Chapter 19 by Dave Kush and Brian Dillon explores how Chomsky's work has influenced research on one area of linguistic performance, namely sentence processing or “parsing.” In particular, they carefully demonstrate with examples how grammatical theory is relevant to such research: specifically, how the theory makes predictions about the behavior of the parser.

Work on parsing and linguistic perception focusses on real time processing of language, connecting syntax with psycholinguistics. A more recent development is research into the neurolinguistic underpinnings of language, which is the topic of Emiliano Zaccarella and Patrick C. Trettenbrein's Chapter 25. In particular, they are concerned with the neural signatures of the core components of grammar as put forward in much of Chomsky's work: universal principles of grammar, constituency, recursion, and Merge. The identification of such signatures supports Chomsky's claim that language is a biological system and that his work has significant implications for the study of the neuroscience of language.

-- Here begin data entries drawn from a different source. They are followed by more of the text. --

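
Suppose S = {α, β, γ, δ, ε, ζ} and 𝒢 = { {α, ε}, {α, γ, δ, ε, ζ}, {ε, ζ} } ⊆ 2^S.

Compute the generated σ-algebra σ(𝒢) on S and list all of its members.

|σ(𝒢)| = 32.  σ(𝒢) = { ∅, {α}, {β}, {ε}, {ζ}, {α, β}, {α, ε}, {α, ζ}, {β, ε}, {β, ζ}, {γ, δ}, {ε, ζ}, {α, β, ε}, {α, β, ζ}, {α, γ, δ}, {α, ε, ζ}, {β, γ, δ}, {β, ε, ζ}, {γ, δ, ε}, {γ, δ, ζ}, {α, β, γ, δ}, {α, β, ε, ζ}, {α, γ, δ, ε}, {α, γ, δ, ζ}, {β, γ, δ, ε}, {β, γ, δ, ζ}, {γ, δ, ε, ζ}, {α, β, γ, δ, ε}, {α, β, γ, δ, ζ}, {α, γ, δ, ε, ζ}, {β, γ, δ, ε, ζ}, S }

Trace:
Initial family (5 sets): { ∅, {α, ε}, {ε, ζ}, {α, γ, δ, ε, ζ}, S }.
Step 1. New:
  {β}  = {α, γ, δ, ε, ζ}ᶜ
  {α, ε, ζ}  = {ε, ζ} ∪ {α, ε}
  {α, β, γ, δ}  = {ε, ζ}ᶜ
  {β, γ, δ, ζ}  = {α, ε}ᶜ
  |family| = 9
Step 2 (7 new):
  {α, β, ε}  = {β} ∪ {α, ε}
  {β, γ, δ}  = {α, ε, ζ}ᶜ
  {β, ε, ζ}  = {ε, ζ} ∪ {β}
  {α, β, ε, ζ}  = {β} ∪ {α, ε, ζ}
  {α, β, γ, δ, ε}  = {α, ε} ∪ {α, β, γ, δ}
  {α, β, γ, δ, ζ}  = {β, γ, δ, ζ} ∪ {α, β, γ, δ}
  {β, γ, δ, ε, ζ}  = {ε, ζ} ∪ {β, γ, δ, ζ}
  |family| = 16
Step 3: +6 →
  {α}  = {β, γ, δ, ε, ζ}ᶜ
  {ε}  = {α, β, γ, δ, ζ}ᶜ
  {ζ}  = {α, β, γ, δ, ε}ᶜ
  {γ, δ}  = {α, β, ε, ζ}ᶜ
  {α, γ, δ}  = {β, ε, ζ}ᶜ
  {γ, δ, ζ}  = {α, β, ε}ᶜ
  |family| = 22
Step 4 adds 9:
  {α, β}  = {β} ∪ {α}
  {α, ζ}  = {ζ} ∪ {α}
  {β, ε}  = {β} ∪ {ε}
  {β, ζ}  = {β} ∪ {ζ}
  {γ, δ, ε}  = {γ, δ} ∪ {ε}
  {α, γ, δ, ε}  = {γ, δ} ∪ {α, ε}
  {α, γ, δ, ζ}  = {ζ} ∪ {α, γ, δ}
  {β, γ, δ, ε}  = {ε} ∪ {β, γ, δ}
  {γ, δ, ε, ζ}  = {γ, δ} ∪ {ε, ζ}
  |family| = 31
Step 5 adds 1:
  {α, β, ζ}  = {γ, δ, ε}ᶜ
  |family| = 32
Step 6: already closed under ᶜ and ∪.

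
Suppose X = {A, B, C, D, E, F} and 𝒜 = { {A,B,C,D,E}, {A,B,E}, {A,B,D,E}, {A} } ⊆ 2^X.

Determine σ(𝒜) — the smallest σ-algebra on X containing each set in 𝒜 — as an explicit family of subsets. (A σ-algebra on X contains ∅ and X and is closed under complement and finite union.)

Seed the family with 𝒜 together with ∅ and X: { ∅, {A}, {A,B,E}, {A,B,D,E}, {A,B,C,D,E}, X }.
Round 1 (4 new):
  {F}  = X∖{A,B,C,D,E}
  {C,F}  = X∖{A,B,D,E}
  {C,D,F}  = X∖{A,B,E}
  {B,C,D,E,F}  = X∖{A}
  (now 10)
Round 2. New:
  {A,F}  = {F} ∪ {A}
  {A,C,F}  = {C,F} ∪ {A}
  {A,B,E,F}  = {F} ∪ {A,B,E}
  {A,C,D,F}  = {C,D,F} ∪ {A}
  {A,B,C,E,F}  = {A,B,E} ∪ {C,F}
  {A,B,D,E,F}  = {A,B,D,E} ∪ {F}
  (now 16)
Round 3 adds 6:
  {C}  = X∖{A,B,D,E,F}
  {D}  = X∖{A,B,C,E,F}
  {B,E}  = X∖{A,C,D,F}
  {C,D}  = X∖{A,B,E,F}
  {B,D,E}  = X∖{A,C,F}
  {B,C,D,E}  = X∖{A,F}
  (now 22)
Round 4. New:
  {A,C}  = {A} ∪ {C}
  {A,D}  = {A} ∪ {D}
  {D,F}  = {F} ∪ {D}
  {A,C,D}  = {C,D} ∪ {A}
  {A,D,F}  = {A,F} ∪ {D}
  {B,C,E}  = {B,E} ∪ {C}
  {B,E,F}  = {B,E} ∪ {F}
  {A,B,C,E}  = {C} ∪ {A,B,E}
  {B,C,E,F}  = {B,E} ∪ {C,F}
  {B,D,E,F}  = {F} ∪ {B,D,E}
  (now 32)
Round 5: no new sets; the family is a σ-algebra.

Therefore σ(𝒜) = { ∅, {A}, {C}, {D}, {F}, {A,C}, {A,D}, {A,F}, {B,E}, {C,D}, {C,F}, {D,F}, {A,B,E}, {A,C,D}, {A,C,F}, {A,D,F}, {B,C,E}, {B,D,E}, {B,E,F}, {C,D,F}, {A,B,C,E}, {A,B,D,E}, {A,B,E,F}, {A,C,D,F}, {B,C,D,E}, {B,C,E,F}, {B,D,E,F}, {A,B,C,D,E}, {A,B,C,E,F}, {A,B,D,E,F}, {B,C,D,E,F}, X } (|σ(𝒜)| = 32).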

Ever since Chomsky (1959), but in particular with Chomsky (1965), language acquisition has been a vital concern when developing theories that can model humans' linguistic abilities. This, in part, arises from Chomsky's conception of language as being essentially a biological phenomenon, where facts about growth and development are often essential to the characterization of its structure: a full theory of the structure of the eye needs to include an account of how it grows. Thus, for Chomsky, a central goal of linguistic theory has been what he calls “explanatory adequacy,” i.e., it must at least account for the possibility of language acquisition. And here a core argument has always been that children are born with the relevant constraints that determine the “hypothesis space” for acquiring the grammatical rules in a given language, what has traditionally been referred to as UG. In Chapter 21, Stephen Crain and Rosalind Thornton provide many examples of children's acquisition of restrictions on co‐reference that demonstrate the necessity of UG for any explanatory account of child language development.

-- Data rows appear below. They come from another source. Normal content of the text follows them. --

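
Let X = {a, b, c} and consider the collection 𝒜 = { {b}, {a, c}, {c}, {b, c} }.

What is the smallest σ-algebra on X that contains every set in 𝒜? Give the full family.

Take S₀ = 𝒜 ∪ {∅, X} = { {}, {b}, {c}, {a, c}, {b, c}, X }.
Iteration 1 adds 2:
  {a}  = complement {b, c}
  {a, b}  = complement {c}
  (now 8)
Iteration 2: already closed under ᶜ and ∪.

Therefore σ(𝒜) = { {}, {a}, {b}, {c}, {a, b}, {a, c}, {b, c}, X } (|σ(𝒜)| = 8).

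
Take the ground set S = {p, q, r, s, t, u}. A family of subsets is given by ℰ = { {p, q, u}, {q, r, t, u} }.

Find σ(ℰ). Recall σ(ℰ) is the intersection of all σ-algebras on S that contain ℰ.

Initial family (4 sets): { {}, {p, q, u}, {q, r, t, u}, S }.
Round 1: +3 →
  {p, s}  = {q, r, t, u}ᶜ
  {r, s, t}  = {p, q, u}ᶜ
  {p, q, r, t, u}  = {q, r, t, u} ∪ {p, q, u}
Round 2. New:
  {s}  = {p, q, r, t, u}ᶜ
  {p, q, s, u}  = {p, s} ∪ {p, q, u}
  {p, r, s, t}  = {r, s, t} ∪ {p, s}
  {q, r, s, t, u}  = {r, s, t} ∪ {q, r, t, u}
Round 3: 3 new —
  {p}  = {q, r, s, t, u}ᶜ
  {q, u}  = {p, r, s, t}ᶜ
  {r, t}  = {p, q, s, u}ᶜ
Round 4. New:
  {p, r, t}  = {p} ∪ {r, t}
  {q, s, u}  = {s} ∪ {q, u}
Round 5: stable.

|σ(ℰ)| = 16.  σ(ℰ) = { {}, {p}, {s}, {p, s}, {q, u}, {r, t}, {p, q, u}, {p, r, t}, {q, s, u}, {r, s, t}, {p, q, s, u}, {p, r, s, t}, {q, r, t, u}, {p, q, r, t, u}, {q, r, s, t, u}, S }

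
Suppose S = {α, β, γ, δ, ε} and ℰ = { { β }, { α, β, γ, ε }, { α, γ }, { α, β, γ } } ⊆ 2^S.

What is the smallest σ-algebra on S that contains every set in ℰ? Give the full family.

Start: ℰ ∪ {∅, S} = { ∅, { β }, { α, γ }, { α, β, γ }, { α, β, γ, ε }, S }.
Pass 1 (4 new):
  { δ }  = S∖{ α, β, γ, ε }
  { δ, ε }  = S∖{ α, β, γ }
  { β, δ, ε }  = S∖{ α, γ }
  { α, γ, δ, ε }  = S∖{ β }
  — 10 sets.
Pass 2 adds 3:
  { β, δ }  = { β } ∪ { δ }
  { α, γ, δ }  = { α, γ } ∪ { δ }
  { α, β, γ, δ }  = { α, β, γ } ∪ { δ }
  — 13 sets.
Pass 3: 3 new —
  { ε }  = S∖{ α, β, γ, δ }
  { β, ε }  = S∖{ α, γ, δ }
  { α, γ, ε }  = S∖{ β, δ }
  — 16 sets.
Pass 4: already closed under ᶜ and ∪.

Hence σ(ℰ) has 16 members: { ∅, { β }, { δ }, { ε }, { α, γ }, { β, δ }, { β, ε }, { δ, ε }, { α, β, γ }, { α, γ, δ }, { α, γ, ε }, { β, δ, ε }, { α, β, γ, δ }, { α, β, γ, ε }, { α, γ, δ, ε }, S }.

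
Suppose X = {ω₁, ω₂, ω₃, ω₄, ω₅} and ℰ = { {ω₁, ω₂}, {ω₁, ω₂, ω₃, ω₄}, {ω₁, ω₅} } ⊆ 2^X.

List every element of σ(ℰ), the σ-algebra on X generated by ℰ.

σ(ℰ) = { {}, {ω₁}, {ω₂}, {ω₅}, {ω₁, ω₂}, {ω₁, ω₅}, {ω₂, ω₅}, {ω₃, ω₄}, {ω₁, ω₂, ω₅}, {ω₁, ω₃, ω₄}, {ω₂, ω₃, ω₄}, {ω₃, ω₄, ω₅}, {ω₁, ω₂, ω₃, ω₄}, {ω₁, ω₃, ω₄, ω₅}, {ω₂, ω₃, ω₄, ω₅}, X }

Derivation:
Initial family (5 sets): { {}, {ω₁, ω₂}, {ω₁, ω₅}, {ω₁, ω₂, ω₃, ω₄}, X }.
Step 1. New:
  {ω₅}  = complement {ω₁, ω₂, ω₃, ω₄}
  {ω₁, ω₂, ω₅}  = {ω₁, ω₂} ∪ {ω₁, ω₅}
  {ω₂, ω₃, ω₄}  = complement {ω₁, ω₅}
  {ω₃, ω₄, ω₅}  = complement {ω₁, ω₂}
  |family| = 9
Step 2 (3 new):
  {ω₃, ω₄}  = complement {ω₁, ω₂, ω₅}
  {ω₁, ω₃, ω₄, ω₅}  = {ω₃, ω₄, ω₅} ∪ {ω₁, ω₅}
  {ω₂, ω₃, ω₄, ω₅}  = {ω₃, ω₄, ω₅} ∪ {ω₂, ω₃, ω₄}
  |family| = 12
Step 3: 2 new —
  {ω₁}  = complement {ω₂, ω₃, ω₄, ω₅}
  {ω₂}  = complement {ω₁, ω₃, ω₄, ω₅}
  |family| = 14
Step 4. New:
  {ω₂, ω₅}  = {ω₂} ∪ {ω₅}
  {ω₁, ω₃, ω₄}  = {ω₃, ω₄} ∪ {ω₁}
  |family| = 16
Step 5: already closed under ᶜ and ∪.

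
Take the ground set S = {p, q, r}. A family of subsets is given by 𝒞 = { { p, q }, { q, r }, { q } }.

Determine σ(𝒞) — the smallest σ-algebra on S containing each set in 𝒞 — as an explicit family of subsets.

Initial family (5 sets): { {  }, { q }, { p, q }, { q, r }, S }.
Round 1. New:
  { p }  = complement { q, r }
  { r }  = complement { p, q }
  { p, r }  = complement { q }
  — 8 sets.
Round 2: stable.

Therefore σ(𝒞) = { {  }, { p }, { q }, { r }, { p, q }, { p, r }, { q, r }, S } (|σ(𝒞)| = 8).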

Another area where Chomsky's ideas about innateness have been important is the linguistics of the spontaneous sign languages of the deaf. In Chapter, Diane Lillo‐Martin provides an overview of research on sign language grammar that has been inspired by Chomsky, focusing particularly on what that grammar can tell us about the innateness of linguistic abilities and cognitive modularity more generally.

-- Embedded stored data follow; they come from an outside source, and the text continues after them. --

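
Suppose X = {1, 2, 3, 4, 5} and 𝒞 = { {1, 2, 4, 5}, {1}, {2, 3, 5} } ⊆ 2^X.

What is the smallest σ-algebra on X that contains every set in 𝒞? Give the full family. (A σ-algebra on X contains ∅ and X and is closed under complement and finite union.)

Begin from { {}, {1}, {2, 3, 5}, {1, 2, 4, 5}, X } (that is, 𝒞 plus ∅ and X).
Round 1: 4 new —
  {3}  = X∖{1, 2, 4, 5}
  {1, 4}  = X∖{2, 3, 5}
  {1, 2, 3, 5}  = {2, 3, 5} ∪ {1}
  {2, 3, 4, 5}  = X∖{1}
  |family| = 9
Round 2 (3 new):
  {4}  = X∖{1, 2, 3, 5}
  {1, 3}  = {3} ∪ {1}
  {1, 3, 4}  = {3} ∪ {1, 4}
  |family| = 12
Round 3 (3 new):
  {2, 5}  = X∖{1, 3, 4}
  {3, 4}  = {3} ∪ {4}
  {2, 4, 5}  = X∖{1, 3}
  |family| = 15
Round 4: 1 new —
  {1, 2, 5}  = X∖{3, 4}
  |family| = 16
Round 5: stable.

σ(𝒞) = { {}, {1}, {3}, {4}, {1, 3}, {1, 4}, {2, 5}, {3, 4}, {1, 2, 5}, {1, 3, 4}, {2, 3, 5}, {2, 4, 5}, {1, 2, 3, 5}, {1, 2, 4, 5}, {2, 3, 4, 5}, X }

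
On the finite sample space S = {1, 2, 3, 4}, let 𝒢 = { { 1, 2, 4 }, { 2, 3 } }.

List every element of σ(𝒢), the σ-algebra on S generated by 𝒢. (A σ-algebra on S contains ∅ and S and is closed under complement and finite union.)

Start: 𝒢 ∪ {∅, S} = { ∅, { 2, 3 }, { 1, 2, 4 }, S }.
Round 1: +2 →
  { 3 }  = { 1, 2, 4 }ᶜ
  { 1, 4 }  = { 2, 3 }ᶜ
  — 6 sets.
Round 2: 1 new —
  { 1, 3, 4 }  = { 3 } ∪ { 1, 4 }
  — 7 sets.
Round 3 (1 new):
  { 2 }  = { 1, 3, 4 }ᶜ
  — 8 sets.
Round 4: already closed under ᶜ and ∪.

Hence σ(𝒢) has 8 members: { ∅, { 2 }, { 3 }, { 1, 4 }, { 2, 3 }, { 1, 2, 4 }, { 1, 3, 4 }, S }.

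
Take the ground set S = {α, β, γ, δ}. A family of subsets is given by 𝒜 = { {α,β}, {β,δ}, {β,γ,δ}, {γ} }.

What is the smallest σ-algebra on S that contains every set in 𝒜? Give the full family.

σ(𝒜) = { {}, {α}, {β}, {γ}, {δ}, {α,β}, {α,γ}, {α,δ}, {β,γ}, {β,δ}, {γ,δ}, {α,β,γ}, {α,β,δ}, {α,γ,δ}, {β,γ,δ}, S }

Trace:
Initial family (6 sets): { {}, {γ}, {α,β}, {β,δ}, {β,γ,δ}, S }.
Iteration 1: 5 new —
  {α}  = {β,γ,δ}ᶜ
  {α,γ}  = {β,δ}ᶜ
  {γ,δ}  = {α,β}ᶜ
  {α,β,γ}  = {γ} ∪ {α,β}
  {α,β,δ}  = {γ}ᶜ
Iteration 2: 2 new —
  {δ}  = {α,β,γ}ᶜ
  {α,γ,δ}  = {γ,δ} ∪ {α,γ}
Iteration 3 (2 new):
  {β}  = {α,γ,δ}ᶜ
  {α,δ}  = {δ} ∪ {α}
Iteration 4: 1 new —
  {β,γ}  = {α,δ}ᶜ
Iteration 5: closed — nothing new.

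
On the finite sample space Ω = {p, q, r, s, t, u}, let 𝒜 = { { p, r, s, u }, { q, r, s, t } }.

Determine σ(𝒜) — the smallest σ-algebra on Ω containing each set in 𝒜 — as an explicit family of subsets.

σ(𝒜) (8 sets): { ∅, { p, u }, { q, t }, { r, s }, { p, q, t, u }, { p, r, s, u }, { q, r, s, t }, Ω }

Trace:
Start: 𝒜 ∪ {∅, Ω} = { ∅, { p, r, s, u }, { q, r, s, t }, Ω }.
Step 1 (2 new):
  { p, u }  = Ω∖{ q, r, s, t }
  { q, t }  = Ω∖{ p, r, s, u }
Step 2: +1 →
  { p, q, t, u }  = { q, t } ∪ { p, u }
Step 3: +1 →
  { r, s }  = Ω∖{ p, q, t, u }
Step 4: closed — nothing new.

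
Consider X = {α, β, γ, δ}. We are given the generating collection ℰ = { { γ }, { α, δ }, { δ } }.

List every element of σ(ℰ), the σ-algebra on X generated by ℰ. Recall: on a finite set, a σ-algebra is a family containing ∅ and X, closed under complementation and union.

Take S₀ = ℰ ∪ {∅, X} = { ∅, { γ }, { δ }, { α, δ }, X }.
Pass 1 (5 new):
  { β, γ }  = ᶜ of { α, δ }
  { γ, δ }  = { γ } ∪ { δ }
  { α, β, γ }  = ᶜ of { δ }
  { α, β, δ }  = ᶜ of { γ }
  { α, γ, δ }  = { γ } ∪ { α, δ }
  |family| = 10
Pass 2. New:
  { β }  = ᶜ of { α, γ, δ }
  { α, β }  = ᶜ of { γ, δ }
  { β, γ, δ }  = { γ, δ } ∪ { β, γ }
  |family| = 13
Pass 3: +2 →
  { α }  = ᶜ of { β, γ, δ }
  { β, δ }  = { δ } ∪ { β }
  |family| = 15
Pass 4 adds 1:
  { α, γ }  = ᶜ of { β, δ }
  |family| = 16
Pass 5 adds nothing — fixpoint reached.

|σ(ℰ)| = 16.  σ(ℰ) = { ∅, { α }, { β }, { γ }, { δ }, { α, β }, { α, γ }, { α, δ }, { β, γ }, { β, δ }, { γ, δ }, { α, β, γ }, { α, β, δ }, { α, γ, δ }, { β, γ, δ }, X }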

The last area that this section surveys is work done on atypical acquisition. This encompasses two different types of cases: instances where there is no essential input during the early stages of acquisition, and instances where the stimulus is rich but insufficient due to some disorder. In Chapter 23 by Neil Smith and Ianthi Tsimpli, these cases are discussed in detail from the point of view of the influence of Chomsky's work. Smith and Tsimpli show that they provide invaluable evidence about the language faculty and its distinctness from and interaction with other aspects of human cognition.